Native American Indians view the turkey as a both a symbol of abundance and fertility. The turkey was the guest of honor (sacrificial, that is) in various fertility and gratitude ceremonies. The Creek tribes still practice the turkey dance during its annual fire festivals. The feathers of turkeys are also used in rituals.
The turkey was thought to be sacred to ancient Mexican cultures. The Aztecs, Mayans and Toltecs viewed the turkey as a “jeweled bird” and also referred to it as the “Great Xolotl.” Male turkeys were honored for it’s beauty and essence of cocky pride.
Turkeys (like the peacock) give clear signs of agitation prior to poor weather conditions This is often seen by primitive cultures as a symbol of foretelling.

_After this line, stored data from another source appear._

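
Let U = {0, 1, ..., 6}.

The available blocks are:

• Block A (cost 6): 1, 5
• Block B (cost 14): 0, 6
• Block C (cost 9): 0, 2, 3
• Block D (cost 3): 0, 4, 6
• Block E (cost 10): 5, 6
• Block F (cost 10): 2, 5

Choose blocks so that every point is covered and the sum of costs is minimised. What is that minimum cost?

A, C, D together cover every point (A ∪ C ∪ D = {0, 1, 2, 3, 4, 5, 6}); total cost 6 + 9 + 3 = 18.
No covering selection has total cost below 18.

18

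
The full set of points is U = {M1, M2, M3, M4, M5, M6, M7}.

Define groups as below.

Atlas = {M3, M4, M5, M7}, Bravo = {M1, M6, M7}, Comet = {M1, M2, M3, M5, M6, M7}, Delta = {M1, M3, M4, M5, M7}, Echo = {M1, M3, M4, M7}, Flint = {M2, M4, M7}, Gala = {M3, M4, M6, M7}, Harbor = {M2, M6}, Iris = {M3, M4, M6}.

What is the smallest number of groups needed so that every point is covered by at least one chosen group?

2

Atlas and Comet together: Atlas ∪ Comet = {M1, M2, M3, M4, M5, M6, M7} — every point is covered.
No single group has all 7 points (the largest, Comet, has 6), so 2 is optimal.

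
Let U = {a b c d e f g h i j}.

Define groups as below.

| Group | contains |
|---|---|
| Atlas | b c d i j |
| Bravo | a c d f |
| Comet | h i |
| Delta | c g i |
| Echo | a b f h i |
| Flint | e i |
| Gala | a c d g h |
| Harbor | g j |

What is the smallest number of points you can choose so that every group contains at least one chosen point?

3

T = {f, g, i} meets every group (each contains at least one member of T), and |T| = 3.
The groups Bravo, Flint, Harbor are pairwise disjoint, so any hitting set needs a separate point for each — at least 3. Hence 3 is optimal.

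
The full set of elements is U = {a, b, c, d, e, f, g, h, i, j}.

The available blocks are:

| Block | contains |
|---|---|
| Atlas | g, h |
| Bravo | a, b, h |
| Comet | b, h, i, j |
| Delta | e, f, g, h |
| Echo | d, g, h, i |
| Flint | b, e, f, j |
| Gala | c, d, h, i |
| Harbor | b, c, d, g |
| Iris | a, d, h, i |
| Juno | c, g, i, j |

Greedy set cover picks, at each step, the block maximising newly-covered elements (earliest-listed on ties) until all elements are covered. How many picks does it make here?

Greedy: pick Comet (covers 4 new) → pick Delta (covers 3 new) → pick Gala (covers 2 new) → pick Bravo (covers 1 new). Total picks: 4.
(The true minimum cover uses only 3 blocks, so greedy is not optimal here.)

4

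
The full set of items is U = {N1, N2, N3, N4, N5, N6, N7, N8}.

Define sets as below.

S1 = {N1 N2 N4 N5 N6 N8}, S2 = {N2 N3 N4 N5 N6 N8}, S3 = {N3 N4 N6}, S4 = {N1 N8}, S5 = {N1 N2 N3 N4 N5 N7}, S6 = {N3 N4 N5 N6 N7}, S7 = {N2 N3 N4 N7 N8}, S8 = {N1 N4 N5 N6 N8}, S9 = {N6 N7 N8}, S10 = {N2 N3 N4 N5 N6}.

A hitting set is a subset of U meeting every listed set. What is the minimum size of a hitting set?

2

Take H = {N4, N8}. Each listed set contains at least one of these, so H is a hitting set of size 2.
The sets S3, S4 are pairwise disjoint, so any hitting set needs a separate item for each — at least 2. Hence 2 is optimal.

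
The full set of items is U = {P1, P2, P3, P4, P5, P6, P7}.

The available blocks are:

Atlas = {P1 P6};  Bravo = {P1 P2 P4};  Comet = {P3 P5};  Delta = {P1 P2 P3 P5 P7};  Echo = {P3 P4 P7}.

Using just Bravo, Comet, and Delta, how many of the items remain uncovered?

1

Union of Bravo, Comet, Delta = {P1, P2, P3, P4, P5, P7}.
Not covered: P6 — 1 item.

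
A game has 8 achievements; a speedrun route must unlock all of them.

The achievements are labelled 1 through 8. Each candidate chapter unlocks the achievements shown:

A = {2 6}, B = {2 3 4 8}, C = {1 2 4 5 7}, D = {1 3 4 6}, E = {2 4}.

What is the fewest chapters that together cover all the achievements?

3

Take {B, C, D}. Their union is {1, 2, 3, 4, 5, 6, 7, 8}, which is all 8 achievements.
Only C contains 5, so C is forced; the remaining 3 achievements need at least 2 more chapters (each remaining chapter adds at most 2) — so at least 3 chapters are needed, and 3 is optimal.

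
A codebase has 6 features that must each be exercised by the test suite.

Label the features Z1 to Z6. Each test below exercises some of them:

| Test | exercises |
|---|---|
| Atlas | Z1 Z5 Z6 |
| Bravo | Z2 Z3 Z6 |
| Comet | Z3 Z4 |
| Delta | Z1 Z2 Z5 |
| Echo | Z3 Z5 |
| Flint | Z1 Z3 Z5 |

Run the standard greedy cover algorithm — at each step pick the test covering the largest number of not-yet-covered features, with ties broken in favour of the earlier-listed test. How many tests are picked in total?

3

Greedy: pick Atlas (covers 3 new) → pick Bravo (covers 2 new) → pick Comet (covers 1 new). Total picks: 3.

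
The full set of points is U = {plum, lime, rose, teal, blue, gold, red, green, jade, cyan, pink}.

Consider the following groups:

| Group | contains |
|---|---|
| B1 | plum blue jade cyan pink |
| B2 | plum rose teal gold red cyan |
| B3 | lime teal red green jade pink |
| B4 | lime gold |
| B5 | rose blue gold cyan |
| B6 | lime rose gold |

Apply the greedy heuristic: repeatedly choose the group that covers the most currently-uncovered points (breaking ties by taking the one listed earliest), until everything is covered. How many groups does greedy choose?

3

Greedy: pick B2 (covers 6 new) → pick B3 (covers 4 new) → pick B1 (covers 1 new). Total picks: 3.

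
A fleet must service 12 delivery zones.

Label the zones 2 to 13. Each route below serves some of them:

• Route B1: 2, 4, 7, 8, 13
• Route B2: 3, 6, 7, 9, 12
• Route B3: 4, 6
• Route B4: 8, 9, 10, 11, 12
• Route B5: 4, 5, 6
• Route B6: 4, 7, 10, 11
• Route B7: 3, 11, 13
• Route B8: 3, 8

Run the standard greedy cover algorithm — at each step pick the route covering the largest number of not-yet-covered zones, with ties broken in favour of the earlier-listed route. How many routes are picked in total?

Greedy: pick B1 (covers 5 new) → pick B2 (covers 4 new) → pick B4 (covers 2 new) → pick B5 (covers 1 new). Total picks: 4.

4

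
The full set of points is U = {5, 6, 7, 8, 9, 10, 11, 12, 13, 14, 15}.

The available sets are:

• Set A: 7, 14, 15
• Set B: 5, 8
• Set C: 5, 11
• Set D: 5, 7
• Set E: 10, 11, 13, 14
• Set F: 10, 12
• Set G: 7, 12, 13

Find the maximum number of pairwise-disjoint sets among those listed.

3

A, B, F are pairwise disjoint (A={7,14,15}; B={5,8}; F={10,12}).
Every remaining set overlaps one of these, and no 4 of the listed sets are pairwise disjoint, so 3 is the maximum.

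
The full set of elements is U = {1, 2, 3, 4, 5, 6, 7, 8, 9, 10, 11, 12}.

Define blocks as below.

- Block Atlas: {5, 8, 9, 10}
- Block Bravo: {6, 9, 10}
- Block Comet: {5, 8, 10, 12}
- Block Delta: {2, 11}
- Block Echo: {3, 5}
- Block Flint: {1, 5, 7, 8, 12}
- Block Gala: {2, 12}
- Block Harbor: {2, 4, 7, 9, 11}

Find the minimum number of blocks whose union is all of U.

Bravo and Echo and Flint and Harbor together: Bravo ∪ Echo ∪ Flint ∪ Harbor = {1, 2, 3, 4, 5, 6, 7, 8, 9, 10, 11, 12} — every element is covered.
No 3 of the 8 blocks cover everything (all 56 combinations miss at least one element), so 4 is optimal.

4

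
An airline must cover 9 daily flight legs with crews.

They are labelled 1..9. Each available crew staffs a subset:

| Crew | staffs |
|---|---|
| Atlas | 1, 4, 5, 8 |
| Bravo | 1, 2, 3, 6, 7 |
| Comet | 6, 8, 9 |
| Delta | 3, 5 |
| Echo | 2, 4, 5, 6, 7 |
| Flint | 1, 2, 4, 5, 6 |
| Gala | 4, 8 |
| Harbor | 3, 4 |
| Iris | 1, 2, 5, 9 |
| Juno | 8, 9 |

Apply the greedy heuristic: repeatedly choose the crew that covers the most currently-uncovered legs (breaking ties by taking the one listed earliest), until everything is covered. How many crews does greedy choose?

3

Greedy: pick Bravo (covers 5 new) → pick Atlas (covers 3 new) → pick Comet (covers 1 new). Total picks: 3.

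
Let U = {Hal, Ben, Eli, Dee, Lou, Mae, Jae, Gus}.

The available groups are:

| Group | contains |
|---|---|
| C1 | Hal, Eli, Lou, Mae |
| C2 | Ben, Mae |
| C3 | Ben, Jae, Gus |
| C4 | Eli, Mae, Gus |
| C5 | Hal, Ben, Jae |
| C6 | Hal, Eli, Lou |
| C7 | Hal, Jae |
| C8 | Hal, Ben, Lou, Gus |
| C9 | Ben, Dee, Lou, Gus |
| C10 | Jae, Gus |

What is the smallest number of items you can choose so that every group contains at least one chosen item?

3

H = {Ben, Eli, Jae} meets every group (each contains at least one member of H), and |H| = 3.
The groups C2, C6, C10 are pairwise disjoint, so any hitting set needs a separate item for each — at least 3. Hence 3 is optimal.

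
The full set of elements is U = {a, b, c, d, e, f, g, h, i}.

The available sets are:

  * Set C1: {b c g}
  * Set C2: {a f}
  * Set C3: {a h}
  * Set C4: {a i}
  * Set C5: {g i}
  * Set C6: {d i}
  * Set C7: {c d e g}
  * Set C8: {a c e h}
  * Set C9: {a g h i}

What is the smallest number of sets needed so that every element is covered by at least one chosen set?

4

C1, C2, C7, and C9 cover everything between them: the union {a, b, c, d, e, f, g, h, i} is all of U.
No 3 of the 9 sets cover everything (all 84 combinations miss at least one element), so 4 is optimal.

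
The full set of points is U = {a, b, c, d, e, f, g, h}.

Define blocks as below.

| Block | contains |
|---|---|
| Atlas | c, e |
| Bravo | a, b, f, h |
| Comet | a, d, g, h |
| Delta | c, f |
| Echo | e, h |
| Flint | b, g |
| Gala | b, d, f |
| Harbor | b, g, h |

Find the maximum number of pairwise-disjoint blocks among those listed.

Delta, Echo, Flint are pairwise disjoint (Delta={c,f}; Echo={e,h}; Flint={b,g}).
Every remaining block overlaps one of these, and no 4 of the listed blocks are pairwise disjoint, so 3 is the maximum.

3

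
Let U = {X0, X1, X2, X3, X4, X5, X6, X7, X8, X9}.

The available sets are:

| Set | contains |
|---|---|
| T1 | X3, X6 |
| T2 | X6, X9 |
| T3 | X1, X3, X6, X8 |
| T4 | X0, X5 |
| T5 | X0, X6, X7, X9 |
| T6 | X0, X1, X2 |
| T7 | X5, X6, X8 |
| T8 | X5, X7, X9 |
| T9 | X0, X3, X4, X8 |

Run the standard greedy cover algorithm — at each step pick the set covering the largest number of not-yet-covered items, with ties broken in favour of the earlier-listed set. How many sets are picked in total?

Greedy: pick T3 (covers 4 new) → pick T5 (covers 3 new) → pick T4 (covers 1 new) → pick T6 (covers 1 new) → pick T9 (covers 1 new). Total picks: 5.
(The true minimum cover uses only 4 sets, so greedy is not optimal here.)

5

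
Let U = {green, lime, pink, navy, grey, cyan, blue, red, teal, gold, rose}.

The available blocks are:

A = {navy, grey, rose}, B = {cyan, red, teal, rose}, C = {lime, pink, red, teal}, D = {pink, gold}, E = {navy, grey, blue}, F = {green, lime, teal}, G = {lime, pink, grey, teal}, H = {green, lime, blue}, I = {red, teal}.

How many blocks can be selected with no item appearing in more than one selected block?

4

A, D, H, I are pairwise disjoint (A={navy,grey,rose}; D={pink,gold}; H={green,lime,blue}; I={red,teal}).
Every remaining block overlaps one of these, and no 5 of the listed blocks are pairwise disjoint, so 4 is the maximum.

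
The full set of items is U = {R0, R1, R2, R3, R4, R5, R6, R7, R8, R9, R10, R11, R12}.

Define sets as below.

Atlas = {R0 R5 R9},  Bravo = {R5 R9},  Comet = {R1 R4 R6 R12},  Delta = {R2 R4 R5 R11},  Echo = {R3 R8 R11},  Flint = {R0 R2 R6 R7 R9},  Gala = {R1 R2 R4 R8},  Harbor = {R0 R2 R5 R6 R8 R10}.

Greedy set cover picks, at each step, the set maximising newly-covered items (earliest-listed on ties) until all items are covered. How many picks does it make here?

Greedy: pick Harbor (covers 6 new) → pick Comet (covers 3 new) → pick Echo (covers 2 new) → pick Flint (covers 2 new). Total picks: 4.

4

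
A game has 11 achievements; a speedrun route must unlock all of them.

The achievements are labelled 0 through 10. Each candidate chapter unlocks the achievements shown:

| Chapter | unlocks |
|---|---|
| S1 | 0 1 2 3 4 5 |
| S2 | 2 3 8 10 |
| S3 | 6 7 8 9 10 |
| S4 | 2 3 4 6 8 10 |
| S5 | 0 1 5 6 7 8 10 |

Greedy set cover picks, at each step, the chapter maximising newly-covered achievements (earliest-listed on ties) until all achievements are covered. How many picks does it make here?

Greedy: pick S5 (covers 7 new) → pick S1 (covers 3 new) → pick S3 (covers 1 new). Total picks: 3.
(The true minimum cover uses only 2 chapters, so greedy is not optimal here.)

3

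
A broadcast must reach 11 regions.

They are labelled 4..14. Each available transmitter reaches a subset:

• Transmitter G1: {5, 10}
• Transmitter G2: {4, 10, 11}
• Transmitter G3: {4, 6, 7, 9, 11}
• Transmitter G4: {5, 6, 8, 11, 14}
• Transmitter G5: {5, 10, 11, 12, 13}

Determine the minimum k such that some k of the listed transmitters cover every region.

3

Take {G3, G4, G5}. Their union is {4, 5, 6, 7, 8, 9, 10, 11, 12, 13, 14}, which is all 11 regions.
Each transmitter has at most 5 regions, and 2·5 = 10 < 11 — so at least 3 transmitters are needed, and 3 is optimal.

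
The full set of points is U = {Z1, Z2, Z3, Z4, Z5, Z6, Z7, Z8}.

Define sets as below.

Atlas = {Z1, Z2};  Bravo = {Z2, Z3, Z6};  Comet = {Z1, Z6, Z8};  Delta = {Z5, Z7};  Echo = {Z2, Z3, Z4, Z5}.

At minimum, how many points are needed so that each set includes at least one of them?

3

H = {Z2, Z5, Z6} meets every set (each contains at least one member of H), and |H| = 3.
No choice of 2 points meets every set, so 3 is the minimum.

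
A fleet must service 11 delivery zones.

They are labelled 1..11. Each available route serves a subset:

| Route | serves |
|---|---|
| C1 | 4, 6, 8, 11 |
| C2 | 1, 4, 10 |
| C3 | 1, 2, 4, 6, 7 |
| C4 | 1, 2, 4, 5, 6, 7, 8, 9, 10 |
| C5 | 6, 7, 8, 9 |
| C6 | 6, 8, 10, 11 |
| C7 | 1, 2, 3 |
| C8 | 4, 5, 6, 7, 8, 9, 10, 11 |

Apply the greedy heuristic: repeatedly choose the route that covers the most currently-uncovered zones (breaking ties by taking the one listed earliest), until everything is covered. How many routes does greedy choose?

3

Greedy: pick C4 (covers 9 new) → pick C1 (covers 1 new) → pick C7 (covers 1 new). Total picks: 3.
(The true minimum cover uses only 2 routes, so greedy is not optimal here.)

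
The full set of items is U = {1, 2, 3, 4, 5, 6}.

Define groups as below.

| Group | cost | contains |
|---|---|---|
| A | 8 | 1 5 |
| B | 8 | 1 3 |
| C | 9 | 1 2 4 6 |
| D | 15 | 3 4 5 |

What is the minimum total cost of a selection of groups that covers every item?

24

C, D together cover every item (C ∪ D = {1, 2, 3, 4, 5, 6}); total cost 9 + 15 = 24.
No covering selection has total cost below 24.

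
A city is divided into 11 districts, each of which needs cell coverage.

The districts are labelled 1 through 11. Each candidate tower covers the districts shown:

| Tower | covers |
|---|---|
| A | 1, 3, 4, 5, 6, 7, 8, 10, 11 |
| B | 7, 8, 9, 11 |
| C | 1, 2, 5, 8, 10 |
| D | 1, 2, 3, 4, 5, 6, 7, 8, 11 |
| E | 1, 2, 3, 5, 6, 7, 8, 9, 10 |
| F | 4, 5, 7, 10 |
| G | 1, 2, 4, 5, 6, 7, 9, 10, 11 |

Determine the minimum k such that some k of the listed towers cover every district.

2

A and G together: A ∪ G = {1, 2, 3, 4, 5, 6, 7, 8, 9, 10, 11} — every district is covered.
No single tower has all 11 districts (the largest, A, has 9), so 2 is optimal.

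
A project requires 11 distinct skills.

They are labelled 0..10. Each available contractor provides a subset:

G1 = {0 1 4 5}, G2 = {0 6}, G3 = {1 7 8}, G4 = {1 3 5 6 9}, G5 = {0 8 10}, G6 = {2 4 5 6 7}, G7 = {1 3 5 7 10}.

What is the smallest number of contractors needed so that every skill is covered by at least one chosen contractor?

3

Take {G4, G5, G6}. Their union is {0, 1, 2, 3, 4, 5, 6, 7, 8, 9, 10}, which is all 11 skills.
Each contractor has at most 5 skills, and 2·5 = 10 < 11 — so at least 3 contractors are needed, and 3 is optimal.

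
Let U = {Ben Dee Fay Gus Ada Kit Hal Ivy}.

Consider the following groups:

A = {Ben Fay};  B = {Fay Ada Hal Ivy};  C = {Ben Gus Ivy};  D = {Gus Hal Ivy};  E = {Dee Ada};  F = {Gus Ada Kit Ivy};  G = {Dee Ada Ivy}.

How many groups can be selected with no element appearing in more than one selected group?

A, D, E are pairwise disjoint (A={Ben,Fay}; D={Gus,Hal,Ivy}; E={Dee,Ada}).
Every remaining group overlaps one of these, and no 4 of the listed groups are pairwise disjoint, so 3 is the maximum.

3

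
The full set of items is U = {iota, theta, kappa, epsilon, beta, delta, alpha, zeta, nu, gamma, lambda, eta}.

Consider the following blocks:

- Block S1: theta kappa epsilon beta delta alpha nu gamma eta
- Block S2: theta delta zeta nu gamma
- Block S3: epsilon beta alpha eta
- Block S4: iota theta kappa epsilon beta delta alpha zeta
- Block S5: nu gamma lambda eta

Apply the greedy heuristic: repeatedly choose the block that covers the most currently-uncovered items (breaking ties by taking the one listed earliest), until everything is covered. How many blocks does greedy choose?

3

Greedy: pick S1 (covers 9 new) → pick S4 (covers 2 new) → pick S5 (covers 1 new). Total picks: 3.
(The true minimum cover uses only 2 blocks, so greedy is not optimal here.)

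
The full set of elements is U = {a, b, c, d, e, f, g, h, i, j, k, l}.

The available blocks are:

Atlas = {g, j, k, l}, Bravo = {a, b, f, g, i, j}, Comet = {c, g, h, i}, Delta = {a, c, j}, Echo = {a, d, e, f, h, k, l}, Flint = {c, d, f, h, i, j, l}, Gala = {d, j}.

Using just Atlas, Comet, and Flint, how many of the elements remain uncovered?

Union of Atlas, Comet, Flint = {c, d, f, g, h, i, j, k, l}.
Not covered: a, b, e — 3 elements.

3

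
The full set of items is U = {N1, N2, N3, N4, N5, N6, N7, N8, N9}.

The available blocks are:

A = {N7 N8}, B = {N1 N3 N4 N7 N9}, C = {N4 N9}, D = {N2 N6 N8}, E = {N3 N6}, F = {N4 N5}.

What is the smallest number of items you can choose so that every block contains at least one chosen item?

The 3 items {N4, N6, N8} hit every block.
The blocks A, C, E are pairwise disjoint, so any hitting set needs a separate item for each — at least 3. Hence 3 is optimal.

3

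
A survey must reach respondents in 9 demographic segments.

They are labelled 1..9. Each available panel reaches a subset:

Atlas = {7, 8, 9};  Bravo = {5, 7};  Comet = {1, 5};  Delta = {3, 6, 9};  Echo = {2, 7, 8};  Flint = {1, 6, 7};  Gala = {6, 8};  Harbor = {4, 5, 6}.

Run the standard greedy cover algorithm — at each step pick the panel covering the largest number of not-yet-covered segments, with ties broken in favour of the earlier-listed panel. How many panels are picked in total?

Greedy: pick Atlas (covers 3 new) → pick Harbor (covers 3 new) → pick Comet (covers 1 new) → pick Delta (covers 1 new) → pick Echo (covers 1 new). Total picks: 5.
(The true minimum cover uses only 4 panels, so greedy is not optimal here.)

5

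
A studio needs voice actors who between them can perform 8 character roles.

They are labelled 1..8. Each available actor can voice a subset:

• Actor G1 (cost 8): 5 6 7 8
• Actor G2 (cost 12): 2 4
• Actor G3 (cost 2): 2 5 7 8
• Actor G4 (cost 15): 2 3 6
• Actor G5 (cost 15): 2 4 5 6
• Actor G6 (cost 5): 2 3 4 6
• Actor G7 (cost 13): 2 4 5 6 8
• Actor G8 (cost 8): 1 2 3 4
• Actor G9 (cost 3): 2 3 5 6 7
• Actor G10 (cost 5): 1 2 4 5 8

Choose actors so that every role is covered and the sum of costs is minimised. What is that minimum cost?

8

G9, G10 together cover every role (G9 ∪ G10 = {1, 2, 3, 4, 5, 6, 7, 8}); total cost 3 + 5 = 8.
The greedy pick G3, G9, G10 costs 10; no covering selection beats 8.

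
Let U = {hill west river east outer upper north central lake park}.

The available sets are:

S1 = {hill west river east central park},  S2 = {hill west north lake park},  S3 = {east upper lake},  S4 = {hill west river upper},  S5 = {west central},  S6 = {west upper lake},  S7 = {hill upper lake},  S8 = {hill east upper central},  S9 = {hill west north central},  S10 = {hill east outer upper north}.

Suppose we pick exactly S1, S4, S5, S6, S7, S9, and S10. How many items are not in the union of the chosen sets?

0

Union of S1, S4, S5, S6, S7, S9, S10 = {hill, west, river, east, outer, upper, north, central, lake, park} — that's every item, so 0 are uncovered.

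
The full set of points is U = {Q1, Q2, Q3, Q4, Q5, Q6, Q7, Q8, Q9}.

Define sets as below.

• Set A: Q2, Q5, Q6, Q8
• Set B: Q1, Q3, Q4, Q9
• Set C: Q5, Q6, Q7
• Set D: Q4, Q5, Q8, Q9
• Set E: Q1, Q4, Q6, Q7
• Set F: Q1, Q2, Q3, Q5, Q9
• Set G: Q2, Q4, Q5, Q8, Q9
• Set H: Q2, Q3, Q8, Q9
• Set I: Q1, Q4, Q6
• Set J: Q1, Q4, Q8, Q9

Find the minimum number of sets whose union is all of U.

B and C and G together: B ∪ C ∪ G = {Q1, Q2, Q3, Q4, Q5, Q6, Q7, Q8, Q9} — every point is covered.
No 2 of the 10 sets cover everything (all 45 combinations miss at least one point), so 3 is optimal.

3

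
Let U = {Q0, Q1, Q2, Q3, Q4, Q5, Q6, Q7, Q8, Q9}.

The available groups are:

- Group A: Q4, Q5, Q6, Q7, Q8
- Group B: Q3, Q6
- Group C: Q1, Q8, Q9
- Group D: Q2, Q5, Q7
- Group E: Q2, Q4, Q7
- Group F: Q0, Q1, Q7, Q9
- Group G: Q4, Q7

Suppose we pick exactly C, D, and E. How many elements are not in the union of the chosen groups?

3

Union of C, D, E = {Q1, Q2, Q4, Q5, Q7, Q8, Q9}.
Not covered: Q0, Q3, Q6 — 3 elements.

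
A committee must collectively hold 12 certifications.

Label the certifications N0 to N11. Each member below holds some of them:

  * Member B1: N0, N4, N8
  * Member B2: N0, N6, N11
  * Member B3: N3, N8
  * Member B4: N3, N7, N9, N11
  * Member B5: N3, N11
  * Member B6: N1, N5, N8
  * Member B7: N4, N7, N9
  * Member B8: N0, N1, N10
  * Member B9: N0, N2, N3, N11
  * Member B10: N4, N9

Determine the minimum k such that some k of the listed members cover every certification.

5

Take {B2, B6, B7, B8, B9}. Their union is {N0, N1, N2, N3, N4, N5, N6, N7, N8, N9, N10, N11}, which is all 12 certifications.
No 4 of the 10 members cover everything (all 210 combinations miss at least one certification), so 5 is optimal.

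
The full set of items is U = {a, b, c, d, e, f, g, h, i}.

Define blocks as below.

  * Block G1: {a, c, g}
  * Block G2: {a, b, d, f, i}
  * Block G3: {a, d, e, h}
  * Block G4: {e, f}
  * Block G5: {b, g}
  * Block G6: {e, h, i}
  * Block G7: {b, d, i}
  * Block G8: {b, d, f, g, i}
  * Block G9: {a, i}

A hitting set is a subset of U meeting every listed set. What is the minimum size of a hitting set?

The 3 items {e, g, i} hit every block.
The blocks G1, G4, G7 are pairwise disjoint, so any hitting set needs a separate item for each — at least 3. Hence 3 is optimal.

3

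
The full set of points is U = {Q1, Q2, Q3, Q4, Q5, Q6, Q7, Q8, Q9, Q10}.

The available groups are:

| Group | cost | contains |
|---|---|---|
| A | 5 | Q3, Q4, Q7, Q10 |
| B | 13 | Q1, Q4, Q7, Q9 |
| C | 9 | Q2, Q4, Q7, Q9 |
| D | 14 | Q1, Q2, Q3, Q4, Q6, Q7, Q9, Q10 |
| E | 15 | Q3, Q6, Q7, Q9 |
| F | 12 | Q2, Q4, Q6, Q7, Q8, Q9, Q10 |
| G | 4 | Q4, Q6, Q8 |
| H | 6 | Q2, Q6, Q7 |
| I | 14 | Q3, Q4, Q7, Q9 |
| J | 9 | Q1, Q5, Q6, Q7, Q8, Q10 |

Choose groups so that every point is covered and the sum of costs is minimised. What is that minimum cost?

A, C, J together cover every point (A ∪ C ∪ J = {Q1, Q2, Q3, Q4, Q5, Q6, Q7, Q8, Q9, Q10}); total cost 5 + 9 + 9 = 23.
The greedy pick A, G, C, J costs 27; no covering selection beats 23.

23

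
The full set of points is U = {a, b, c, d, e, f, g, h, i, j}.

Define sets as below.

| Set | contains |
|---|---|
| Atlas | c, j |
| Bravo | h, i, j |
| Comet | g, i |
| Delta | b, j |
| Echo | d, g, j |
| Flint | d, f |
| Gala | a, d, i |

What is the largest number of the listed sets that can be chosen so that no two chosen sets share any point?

Comet, Delta, Flint are pairwise disjoint (Comet={g,i}; Delta={b,j}; Flint={d,f}).
Every remaining set overlaps one of these, and no 4 of the listed sets are pairwise disjoint, so 3 is the maximum.

3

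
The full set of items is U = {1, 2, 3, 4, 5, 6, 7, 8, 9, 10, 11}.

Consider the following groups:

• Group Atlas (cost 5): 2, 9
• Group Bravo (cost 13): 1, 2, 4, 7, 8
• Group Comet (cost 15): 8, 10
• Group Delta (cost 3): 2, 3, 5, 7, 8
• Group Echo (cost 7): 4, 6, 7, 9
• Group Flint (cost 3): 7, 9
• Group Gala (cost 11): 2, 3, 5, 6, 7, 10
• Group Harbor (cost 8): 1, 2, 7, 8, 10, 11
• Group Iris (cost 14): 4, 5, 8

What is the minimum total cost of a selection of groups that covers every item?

Delta, Echo, Harbor together cover every item (Delta ∪ Echo ∪ Harbor = {1, 2, 3, 4, 5, 6, 7, 8, 9, 10, 11}); total cost 3 + 7 + 8 = 18.
No covering selection has total cost below 18.

18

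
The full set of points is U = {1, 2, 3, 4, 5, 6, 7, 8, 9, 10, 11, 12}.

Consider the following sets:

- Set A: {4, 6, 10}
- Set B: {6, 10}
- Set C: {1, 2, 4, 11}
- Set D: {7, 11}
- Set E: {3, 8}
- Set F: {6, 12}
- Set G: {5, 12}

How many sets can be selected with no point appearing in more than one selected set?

4

B, C, E, G are pairwise disjoint (B={6,10}; C={1,2,4,11}; E={3,8}; G={5,12}).
Every remaining set overlaps one of these, and no 5 of the listed sets are pairwise disjoint, so 4 is the maximum.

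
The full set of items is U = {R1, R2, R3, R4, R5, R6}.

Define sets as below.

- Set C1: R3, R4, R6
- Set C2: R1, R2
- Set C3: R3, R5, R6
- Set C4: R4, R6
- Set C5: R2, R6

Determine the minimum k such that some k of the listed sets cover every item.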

Turkeys are at their peak of power in the autumn months. As fall season animals, turkeys are also symbolic of:
- new beginnings
The turkey is also a symbol for male virility and pride. This isn’t surprising when we observe male turkeys in the wild. They are quite noble looking as the strut & fan their impressive plumage for all to see.
When the turkey visits us it is a sign that we must be mindful of the blessings bestowed upon us each day. Further, it is a message to express our strength and brilliance - it’s time to show our own plumage and reveal true selves.